Winnipeg Blue Bombers at Hamilton Tiger-Cats

As Robert DeNiro would say, playing Al Capone in The Untouchables: “You got nothing; Nuh-thing!”  Winnipeg is doomed; they got nuh-thing.  Well, they have Weston Dressler, but, come on.

Jamie Nye says the Blue Bombers are getting a little “antsy” after dropping the first two games.  Replace “antsy” with “suicidal” and I agree.  Anyway, Nye goes with the Tiger-Cats and damn it, he’s right.  You win this round, Mr. Nye.

Hamilton Tiger-Cats over Winnipeg Blue Bombers

Toronto Argonauts at British Columbia Lions

I do not understand how the Lions are doing so well.  I also do not understand why Big Brother Canada keeps coming back each year.  Who the hell watches that?

The Toronto Argonauts apparently spent the last week in Regina, so in addition to having to fight off the West Coast Blues that always give the Lions an edge over any visiting team, the mind-numbing boredom of life in the Queen City will have caused the Argos to fall into a first quarter catatonic trance.  They will be out of the game by the half, still wondering why everyone drives so damn slow on Broad Street and what is the deal with all that greasy pizza. (By the way, the deal with the greasy pizza is it’s awesome. I’m looking at you, Houston Pizza.)

Mr. Nye is predicting another Lions victory, and he’s right again.

British Columbia Lions over Toronto Argonauts

Calgary Stampeders at Ottawa RedBlacks

Finally Mr. Nye stumbles; he’s going with the Stampeders.  Granted, he acknowledges this is just a hunch that goes against his better judgment, but it’s a mistake nevertheless.

Here’s why he’s going with the hunch.  Like everyone who follows Canadian football (except me; I’m awesome), Mr. Nye is viewing the 2016 Stampeders through the lens of the 2008 to 2015 Stampeders.  This Stampeder team is not that good.  It’s running on fumes and the goodwill created by eight years of excellent football.  But this team is wearing out.

Ottawa, well, I hate Ottawa because 1976, but they appear to be pretty good, so whatever.

Ottawa RedBlacks over Calgary Stampeders

Saskatchewan Roughriders at Edmonton Eskimos

You will never go broke betting against the Roughriders, especially when they are playing in Commonwealth Stadium.  Every year I show up at Commonwealth to watch the Riders and every year the team does not.  This year will be no different.

Mr. Nye points out that the Roughriders “head into Edmonton feeling quite confident, despite a double digit loss… to start the season.”  That statement more or less encapsulates the entire history of the Saskatchewan Roughriders and the entire province.  Inexplicable, misplaced, irrational confidence that flies in the face of indisputable facts, historical precedent and common sense.

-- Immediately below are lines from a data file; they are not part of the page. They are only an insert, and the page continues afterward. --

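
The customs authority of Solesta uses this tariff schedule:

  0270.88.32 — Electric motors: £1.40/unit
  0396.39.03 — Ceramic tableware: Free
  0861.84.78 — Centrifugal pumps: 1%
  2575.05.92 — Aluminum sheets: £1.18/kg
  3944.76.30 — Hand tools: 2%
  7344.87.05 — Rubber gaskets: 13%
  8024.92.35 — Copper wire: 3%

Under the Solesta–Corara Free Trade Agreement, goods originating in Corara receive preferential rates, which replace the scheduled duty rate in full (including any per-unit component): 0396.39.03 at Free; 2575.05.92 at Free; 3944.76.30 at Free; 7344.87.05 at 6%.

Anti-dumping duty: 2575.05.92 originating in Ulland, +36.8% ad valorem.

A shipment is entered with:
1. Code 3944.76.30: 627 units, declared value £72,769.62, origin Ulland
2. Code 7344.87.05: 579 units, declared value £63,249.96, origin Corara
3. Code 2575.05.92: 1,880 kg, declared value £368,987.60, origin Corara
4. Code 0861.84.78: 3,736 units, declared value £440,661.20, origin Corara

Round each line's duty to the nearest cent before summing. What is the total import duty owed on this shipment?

Line 1 (3944.76.30, Ulland, 627 units, £72,769.62):
Base rate for 3944.76.30 is 2%.
3944.76.30 has an FTA preferential rate, but origin Ulland is not Corara; base rate stands.
Duty = £72,769.62 × 2% = £1,455.39.
Line 2 (7344.87.05, Corara, 579 units, £63,249.96):
Base rate for 7344.87.05 is 13%.
Origin Corara qualifies under the Solesta–Corara agreement and 7344.87.05 is covered: preferential rate 6% applies instead.
Duty = £63,249.96 × 6% = £3,795.00.
Line 3 (2575.05.92, Corara, 1,880 kg, £368,987.60):
Base rate for 2575.05.92 is £1.18/kg.
Origin Corara qualifies under the Solesta–Corara agreement and 2575.05.92 is covered: preferential rate Free applies instead.
The additional-duty order on 2575.05.92 targets Ulland, not Corara; it does not apply.
Duty = £368,987.60 × 0% = £0.00.
Line 4 (0861.84.78, Corara, 3,736 units, £440,661.20):
Base rate for 0861.84.78 is 1%.
Origin Corara is the FTA partner but 0861.84.78 is not on the preference list; base rate stands.
Duty = £440,661.20 × 1% = £4,406.61.
Total = £1,455.39 + £3,795.00 + £0.00 + £4,406.61 = £9,657.00.

£9,657.00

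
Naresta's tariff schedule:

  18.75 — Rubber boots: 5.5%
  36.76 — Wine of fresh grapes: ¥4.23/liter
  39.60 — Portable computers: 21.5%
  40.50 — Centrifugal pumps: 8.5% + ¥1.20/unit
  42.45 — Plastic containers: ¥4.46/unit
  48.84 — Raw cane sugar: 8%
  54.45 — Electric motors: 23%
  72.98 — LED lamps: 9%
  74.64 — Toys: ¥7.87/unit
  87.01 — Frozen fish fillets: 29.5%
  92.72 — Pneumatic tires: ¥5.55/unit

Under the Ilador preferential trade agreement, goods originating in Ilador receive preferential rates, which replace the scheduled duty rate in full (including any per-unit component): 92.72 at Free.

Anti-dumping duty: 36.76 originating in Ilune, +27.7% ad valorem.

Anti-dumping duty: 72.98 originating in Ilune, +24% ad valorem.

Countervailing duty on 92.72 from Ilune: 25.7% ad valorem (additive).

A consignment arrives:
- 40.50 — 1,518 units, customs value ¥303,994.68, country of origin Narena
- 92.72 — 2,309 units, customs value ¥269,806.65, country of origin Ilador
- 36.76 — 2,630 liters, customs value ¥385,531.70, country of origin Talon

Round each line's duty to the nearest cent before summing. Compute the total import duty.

Line 1 (40.50, Narena, 1,518 units, ¥303,994.68):
Base rate for 40.50 is 8.5% + ¥1.20/unit.
Duty = ¥303,994.68 × 8.5% + 1,518 × ¥1.20 = ¥27,661.15.
Line 2 (92.72, Ilador, 2,309 units, ¥269,806.65):
Base rate for 92.72 is ¥5.55/unit.
Origin Ilador qualifies under the Naresta–Ilador agreement and 92.72 is covered: preferential rate Free applies instead.
The additional-duty order on 92.72 targets Ilune, not Ilador; it does not apply.
Duty = ¥269,806.65 × 0% = ¥0.00.
Line 3 (36.76, Talon, 2,630 liters, ¥385,531.70):
Base rate for 36.76 is ¥4.23/liter.
The additional-duty order on 36.76 targets Ilune, not Talon; it does not apply.
Duty = 2,630 × ¥4.23 = ¥11,124.90.
Total = ¥27,661.15 + ¥0.00 + ¥11,124.90 = ¥38,786.05.

¥38,786.05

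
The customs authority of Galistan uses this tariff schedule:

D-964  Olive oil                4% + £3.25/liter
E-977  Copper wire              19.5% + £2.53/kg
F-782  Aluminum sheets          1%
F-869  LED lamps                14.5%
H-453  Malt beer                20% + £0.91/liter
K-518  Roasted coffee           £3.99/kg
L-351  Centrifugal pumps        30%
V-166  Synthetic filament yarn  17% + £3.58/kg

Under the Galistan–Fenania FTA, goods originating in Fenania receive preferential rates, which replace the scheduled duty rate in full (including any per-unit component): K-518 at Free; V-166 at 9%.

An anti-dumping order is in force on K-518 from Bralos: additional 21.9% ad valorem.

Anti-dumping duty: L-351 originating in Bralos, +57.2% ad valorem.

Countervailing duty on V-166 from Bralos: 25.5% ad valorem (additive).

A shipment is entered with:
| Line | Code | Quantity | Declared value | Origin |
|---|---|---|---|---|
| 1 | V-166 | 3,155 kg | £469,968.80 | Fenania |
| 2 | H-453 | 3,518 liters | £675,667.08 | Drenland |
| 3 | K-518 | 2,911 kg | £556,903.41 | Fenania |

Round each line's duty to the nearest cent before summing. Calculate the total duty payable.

Line 1 (V-166, Fenania, 3,155 kg, £469,968.80):
Base rate for V-166 is 17% + £3.58/kg.
Origin Fenania qualifies under the Galistan–Fenania agreement and V-166 is covered: preferential rate 9% applies instead.
The additional-duty order on V-166 targets Bralos, not Fenania; it does not apply.
Duty = £469,968.80 × 9% = £42,297.19.
Line 2 (H-453, Drenland, 3,518 liters, £675,667.08):
Base rate for H-453 is 20% + £0.91/liter.
Duty = £675,667.08 × 20% + 3,518 × £0.91 = £138,334.80.
Line 3 (K-518, Fenania, 2,911 kg, £556,903.41):
Base rate for K-518 is £3.99/kg.
Origin Fenania qualifies under the Galistan–Fenania agreement and K-518 is covered: preferential rate Free applies instead.
The additional-duty order on K-518 targets Bralos, not Fenania; it does not apply.
Duty = £556,903.41 × 0% = £0.00.
Total = £42,297.19 + £138,334.80 + £0.00 = £180,631.99.

£180,631.99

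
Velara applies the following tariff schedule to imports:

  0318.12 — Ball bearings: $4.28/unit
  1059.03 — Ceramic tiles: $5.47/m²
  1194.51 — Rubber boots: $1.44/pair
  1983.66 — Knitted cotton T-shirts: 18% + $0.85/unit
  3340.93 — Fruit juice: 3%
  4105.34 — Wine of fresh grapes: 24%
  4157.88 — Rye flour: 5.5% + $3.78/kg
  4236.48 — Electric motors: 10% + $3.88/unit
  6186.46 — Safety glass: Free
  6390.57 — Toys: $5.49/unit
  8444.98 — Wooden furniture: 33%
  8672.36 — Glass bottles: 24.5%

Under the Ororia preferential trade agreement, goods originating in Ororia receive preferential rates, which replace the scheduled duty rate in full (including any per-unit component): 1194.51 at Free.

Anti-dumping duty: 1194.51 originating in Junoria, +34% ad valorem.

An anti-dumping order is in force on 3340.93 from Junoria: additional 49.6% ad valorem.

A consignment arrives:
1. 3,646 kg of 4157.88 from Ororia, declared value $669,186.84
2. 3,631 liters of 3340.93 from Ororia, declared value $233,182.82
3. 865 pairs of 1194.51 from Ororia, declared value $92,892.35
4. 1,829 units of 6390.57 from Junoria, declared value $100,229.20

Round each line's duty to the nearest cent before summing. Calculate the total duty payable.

$67,623.85

Line 1 (4157.88, Ororia, 3,646 kg, $669,186.84):
Base rate for 4157.88 is 5.5% + $3.78/kg.
Origin Ororia is the FTA partner but 4157.88 is not on the preference list; base rate stands.
Duty = $669,186.84 × 5.5% + 3,646 × $3.78 = $50,587.16.
Line 2 (3340.93, Ororia, 3,631 liters, $233,182.82):
Base rate for 3340.93 is 3%.
Origin Ororia is the FTA partner but 3340.93 is not on the preference list; base rate stands.
The additional-duty order on 3340.93 targets Junoria, not Ororia; it does not apply.
Duty = $233,182.82 × 3% = $6,995.48.
Line 3 (1194.51, Ororia, 865 pairs, $92,892.35):
Base rate for 1194.51 is $1.44/pair.
Origin Ororia qualifies under the Velara–Ororia agreement and 1194.51 is covered: preferential rate Free applies instead.
The additional-duty order on 1194.51 targets Junoria, not Ororia; it does not apply.
Duty = $92,892.35 × 0% = $0.00.
Line 4 (6390.57, Junoria, 1,829 units, $100,229.20):
Base rate for 6390.57 is $5.49/unit.
Duty = 1,829 × $5.49 = $10,041.21.
Total = $50,587.16 + $6,995.48 + $0.00 + $10,041.21 = $67,623.85.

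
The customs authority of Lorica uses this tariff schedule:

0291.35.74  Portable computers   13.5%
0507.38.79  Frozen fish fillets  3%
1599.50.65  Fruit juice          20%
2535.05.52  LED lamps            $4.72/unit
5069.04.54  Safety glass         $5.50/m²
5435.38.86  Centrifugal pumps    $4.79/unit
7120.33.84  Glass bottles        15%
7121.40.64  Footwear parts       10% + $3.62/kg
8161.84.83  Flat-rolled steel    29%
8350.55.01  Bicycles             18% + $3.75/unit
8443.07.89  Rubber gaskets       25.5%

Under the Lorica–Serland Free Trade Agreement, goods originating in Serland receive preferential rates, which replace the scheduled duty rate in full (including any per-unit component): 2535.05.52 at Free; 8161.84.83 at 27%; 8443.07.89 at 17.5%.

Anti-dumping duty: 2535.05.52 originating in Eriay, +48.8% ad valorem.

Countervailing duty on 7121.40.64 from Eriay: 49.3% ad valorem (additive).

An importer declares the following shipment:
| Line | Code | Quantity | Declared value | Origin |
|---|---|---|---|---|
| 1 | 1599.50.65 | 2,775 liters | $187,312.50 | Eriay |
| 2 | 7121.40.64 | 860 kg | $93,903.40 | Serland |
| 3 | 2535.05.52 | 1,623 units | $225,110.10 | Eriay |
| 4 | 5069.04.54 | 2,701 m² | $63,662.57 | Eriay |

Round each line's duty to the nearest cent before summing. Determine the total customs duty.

$182,335.83

Line 1 (1599.50.65, Eriay, 2,775 liters, $187,312.50):
Base rate for 1599.50.65 is 20%.
Duty = $187,312.50 × 20% = $37,462.50.
Line 2 (7121.40.64, Serland, 860 kg, $93,903.40):
Base rate for 7121.40.64 is 10% + $3.62/kg.
Origin Serland is the FTA partner but 7121.40.64 is not on the preference list; base rate stands.
The additional-duty order on 7121.40.64 targets Eriay, not Serland; it does not apply.
Duty = $93,903.40 × 10% + 860 × $3.62 = $12,503.54.
Line 3 (2535.05.52, Eriay, 1,623 units, $225,110.10):
Base rate for 2535.05.52 is $4.72/unit.
2535.05.52 has an FTA preferential rate, but origin Eriay is not Serland; base rate stands.
Additional duty on 2535.05.52 from Eriay: +48.8% ad valorem. Applied ad valorem rate = 48.8%.
Duty = $225,110.10 × 48.8% + 1,623 × $4.72 = $117,514.29.
Line 4 (5069.04.54, Eriay, 2,701 m², $63,662.57):
Base rate for 5069.04.54 is $5.50/m².
Duty = 2,701 × $5.50 = $14,855.50.
Total = $37,462.50 + $12,503.54 + $117,514.29 + $14,855.50 = $182,335.83.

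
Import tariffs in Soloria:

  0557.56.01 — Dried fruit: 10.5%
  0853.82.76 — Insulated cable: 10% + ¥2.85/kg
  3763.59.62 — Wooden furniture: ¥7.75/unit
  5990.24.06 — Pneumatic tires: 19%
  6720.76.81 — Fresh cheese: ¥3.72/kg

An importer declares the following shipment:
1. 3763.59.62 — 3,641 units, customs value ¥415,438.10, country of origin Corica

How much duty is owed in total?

¥28,217.75

Line 1 (3763.59.62, Corica, 3,641 units, ¥415,438.10):
Base rate for 3763.59.62 is ¥7.75/unit.
Duty = 3,641 × ¥7.75 = ¥28,217.75.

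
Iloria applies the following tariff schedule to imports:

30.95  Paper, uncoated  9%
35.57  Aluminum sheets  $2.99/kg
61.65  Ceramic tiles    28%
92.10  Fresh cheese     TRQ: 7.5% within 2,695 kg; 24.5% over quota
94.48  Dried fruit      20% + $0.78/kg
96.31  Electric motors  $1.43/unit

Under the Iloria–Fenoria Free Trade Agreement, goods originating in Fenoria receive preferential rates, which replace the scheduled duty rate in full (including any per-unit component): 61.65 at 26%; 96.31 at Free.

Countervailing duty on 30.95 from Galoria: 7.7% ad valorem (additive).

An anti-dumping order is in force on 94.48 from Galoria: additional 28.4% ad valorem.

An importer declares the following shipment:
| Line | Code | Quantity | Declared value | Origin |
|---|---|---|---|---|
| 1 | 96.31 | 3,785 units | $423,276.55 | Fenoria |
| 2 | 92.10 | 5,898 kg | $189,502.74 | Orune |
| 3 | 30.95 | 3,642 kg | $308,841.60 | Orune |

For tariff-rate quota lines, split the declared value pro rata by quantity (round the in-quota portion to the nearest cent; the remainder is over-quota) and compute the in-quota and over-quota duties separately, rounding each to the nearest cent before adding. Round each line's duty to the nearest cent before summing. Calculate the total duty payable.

$59,503.56

Line 1 (96.31, Fenoria, 3,785 units, $423,276.55):
Base rate for 96.31 is $1.43/unit.
Origin Fenoria qualifies under the Iloria–Fenoria agreement and 96.31 is covered: preferential rate Free applies instead.
Duty = $423,276.55 × 0% = $0.00.
Line 2 (92.10, Orune, 5,898 kg, $189,502.74):
Code 92.10 is under a tariff-rate quota (threshold 2,695 kg). In-quota: 2,695 kg at 7.5%; over-quota: 3,203 kg at 24.5%.
Pro-rata value split: in-quota = $189,502.74 × 2,695/5,898 = $86,590.35; over-quota = $189,502.74 − $86,590.35 = $102,912.39.
In-quota duty = $86,590.35 × 7.5% = $6,494.28. Over-quota duty = $102,912.39 × 24.5% = $25,213.54.
Line duty = $6,494.28 + $25,213.54 = $31,707.82.
Line 3 (30.95, Orune, 3,642 kg, $308,841.60):
Base rate for 30.95 is 9%.
The additional-duty order on 30.95 targets Galoria, not Orune; it does not apply.
Duty = $308,841.60 × 9% = $27,795.74.
Total = $0.00 + $31,707.82 + $27,795.74 = $59,503.56.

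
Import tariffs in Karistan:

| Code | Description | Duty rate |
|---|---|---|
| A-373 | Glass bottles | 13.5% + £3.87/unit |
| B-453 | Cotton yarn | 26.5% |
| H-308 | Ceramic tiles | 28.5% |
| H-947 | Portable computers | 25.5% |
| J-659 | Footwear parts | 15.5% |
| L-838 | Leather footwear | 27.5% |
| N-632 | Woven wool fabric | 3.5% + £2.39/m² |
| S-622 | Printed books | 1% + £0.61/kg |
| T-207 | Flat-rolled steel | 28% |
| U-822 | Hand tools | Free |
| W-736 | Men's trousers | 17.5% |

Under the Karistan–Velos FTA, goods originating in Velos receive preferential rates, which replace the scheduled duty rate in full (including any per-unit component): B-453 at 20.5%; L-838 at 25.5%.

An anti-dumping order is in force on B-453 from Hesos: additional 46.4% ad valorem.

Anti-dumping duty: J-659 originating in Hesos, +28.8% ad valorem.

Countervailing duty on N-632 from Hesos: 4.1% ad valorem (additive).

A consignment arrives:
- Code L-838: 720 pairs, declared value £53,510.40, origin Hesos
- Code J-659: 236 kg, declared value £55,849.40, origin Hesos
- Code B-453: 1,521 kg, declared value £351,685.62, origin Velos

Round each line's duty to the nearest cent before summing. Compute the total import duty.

Line 1 (L-838, Hesos, 720 pairs, £53,510.40):
Base rate for L-838 is 27.5%.
L-838 has an FTA preferential rate, but origin Hesos is not Velos; base rate stands.
Duty = £53,510.40 × 27.5% = £14,715.36.
Line 2 (J-659, Hesos, 236 kg, £55,849.40):
Base rate for J-659 is 15.5%.
Additional duty on J-659 from Hesos: +28.8%. Applied ad valorem rate: 15.5% + 28.8% = 44.3%.
Duty = £55,849.40 × 44.3% = £24,741.28.
Line 3 (B-453, Velos, 1,521 kg, £351,685.62):
Base rate for B-453 is 26.5%.
Origin Velos qualifies under the Karistan–Velos agreement and B-453 is covered: preferential rate 20.5% applies instead.
The additional-duty order on B-453 targets Hesos, not Velos; it does not apply.
Duty = £351,685.62 × 20.5% = £72,095.55.
Total = £14,715.36 + £24,741.28 + £72,095.55 = £111,552.19.

£111,552.19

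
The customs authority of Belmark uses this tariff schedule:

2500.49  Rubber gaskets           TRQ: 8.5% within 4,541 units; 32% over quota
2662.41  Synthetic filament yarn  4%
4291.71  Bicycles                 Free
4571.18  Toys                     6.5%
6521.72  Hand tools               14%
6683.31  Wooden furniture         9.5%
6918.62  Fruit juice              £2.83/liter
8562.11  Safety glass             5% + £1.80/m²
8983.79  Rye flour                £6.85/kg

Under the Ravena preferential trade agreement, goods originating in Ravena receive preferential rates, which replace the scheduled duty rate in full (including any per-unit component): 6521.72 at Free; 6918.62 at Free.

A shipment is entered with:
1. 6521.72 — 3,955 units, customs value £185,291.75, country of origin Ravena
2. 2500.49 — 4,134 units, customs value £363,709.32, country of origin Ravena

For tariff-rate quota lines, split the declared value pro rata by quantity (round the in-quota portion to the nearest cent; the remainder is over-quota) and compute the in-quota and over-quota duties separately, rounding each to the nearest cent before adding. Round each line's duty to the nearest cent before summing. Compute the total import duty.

Line 1 (6521.72, Ravena, 3,955 units, £185,291.75):
Base rate for 6521.72 is 14%.
Origin Ravena qualifies under the Belmark–Ravena agreement and 6521.72 is covered: preferential rate Free applies instead.
Duty = £185,291.75 × 0% = £0.00.
Line 2 (2500.49, Ravena, 4,134 units, £363,709.32):
Code 2500.49 is under a tariff-rate quota (threshold 4,541 units). Quantity 4,134 units is within the quota, so the in-quota rate 8.5% applies to the full value.
Duty = £363,709.32 × 8.5% = £30,915.29.
Total = £0.00 + £30,915.29 = £30,915.29.

£30,915.29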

The only reason this Rider team has a chance of winning is Coach Jones’ knowledge of the Eskimos, but it won’t be enough.  This newly manufactured team is still in the early stage of development that produces catastrophic unforced errors and bone-headed blunders.  I think the second half of the season will be different, but for now, it’s like watching an entire team of Kevin Glenns putting up great stats and looking like world-killers, but making just the exact wrong mistake at the just the exact wrong time.  And like most everyone who watches Kevin Glenn play, Rider Nation will continue to hope that this time, it will be different because it’s just so unfair.

Anyway, yeah, Riders lose.  I don’t even think it will be close into the fourth quarter, as Mr. Nye has opined.  It will be a boring, tedious affair, with at least one rain/lightning delay.  The final score might create the illusion of a contested game, but anyone who watched it will know that the Riders were never really in it.  Nevertheless, I will tie myself in knots watching and hoping I’m wrong.  And if the Riders win, I will edit this post so it looks like I picked the Riders all along.

Jamie Nye, who is a member of Rider Nation, typically picks the Roughriders out of a misguided sense of misguidedness.  He’s wised up, at least this week.

And just so we’re clear, I don’t think the Edmonton Eskimos are all that good, and I predict the August 26th Rider-Eskimo game will be a different story, but for now, it’s the Eskimos.